Friday, March 21, 2014

Tales of a 5 day work week

  Things are hectic right now. Its that push as the slowness of winter lets up, always a surprise for some reason.
    This year, I committed to a 5 day work week-at least when possible - this is a first for me since starting my business 7 years ago. Deadlines and the nature of ceramic work can push me hard at times, and make this impossible, but that is just the reality of owning my own business. I am doing my best to honor the commitment to having a weekend, for myself and my family. It gives us much needed leisure time together, and time for Mike and I to just be married people with a baby, since our work days are double duty. A 12 hour work day when you are also parenting is challenging and will burn you out quickly, and lets face it, I am not getting any younger. A 12 hour work day, even without a baby, has gotten more challenging in the past few years.
Reading to C at a few weeks old
   The shift to having a weekend, plus C's current schedule, is leaving me both rested and deflated. On the one hand, the beginning of the week starts out awesome. Tuesdays are great, I bounce in to work ready to take on the world, but by the time I get half way through the week, I really miss my baby. The weekend taking has made it so I have to cram all 60 of my work hours into this neat little 5 day package, and you see, I hate missing bed time. Its the worst.  This has come up for me at various times over the past year, its gotten a little easier to keep working and not think about it - I used to sit at my work table and cry after Mike took him home - actually, I'm crying right now just thinking about it - breaks my heart that it has to be this way.  Last night, I kept him in the bed with me, just to make up for all the goodnights I miss. To smell his shampoo and hold him close.
    There is always going to be a trade off. I am so lucky to be able to keep him with me every day and still have my career, but it hasn't been without sacrifice and I couldn't do it without the unwavering support of my husband, who takes over those bed time duties 5 nights a week so that I can stay and work.

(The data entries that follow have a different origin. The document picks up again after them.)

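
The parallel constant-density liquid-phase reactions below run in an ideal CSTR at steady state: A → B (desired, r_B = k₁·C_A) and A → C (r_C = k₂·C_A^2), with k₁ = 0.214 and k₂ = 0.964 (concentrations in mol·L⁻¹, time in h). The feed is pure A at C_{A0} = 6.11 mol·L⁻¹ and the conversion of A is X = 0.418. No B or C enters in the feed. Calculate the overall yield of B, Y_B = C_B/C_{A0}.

Exit C_A = C_{A0}(1−X) = 6.11×0.582 = 3.556 mol·L⁻¹.
A CSTR operates uniformly at the exit composition, giving r_B = 0.7610 and r_C = 12.19 (each k·C_A^n at C_A = 3.556).
Fraction of consumed A going to B: r_B/(r_B+r_C) = 0.05876.
C_B = 0.05876·C_{A0}·X = 0.05876×6.11×0.418 = 0.150 mol·L⁻¹; Y_B = C_B/C_{A0} = 0.0246.

0.0246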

I know that this schedule will change, his bed time will move to a little later again at some point, that there will be slow times and vacations when I don't have to miss a thing....... Being a Momma sure does break your heart a lot, in lots of little ways.
    For now, I am doing my best to adjust, to soak in the days I get to stay at home, and know that its a good trade I am making.

 



1 comment:

  1. Being both a mom and a businessowner can truly be tiring. If it helps, it seems your ceramic business is doing quite well for you to be so busy! Getting noticed is the hardest thing to do in the marketplace, but it seems like you've successfully carved a niche for yourself. Pat yourself at the back for a job well done, and hope things work out better in the future.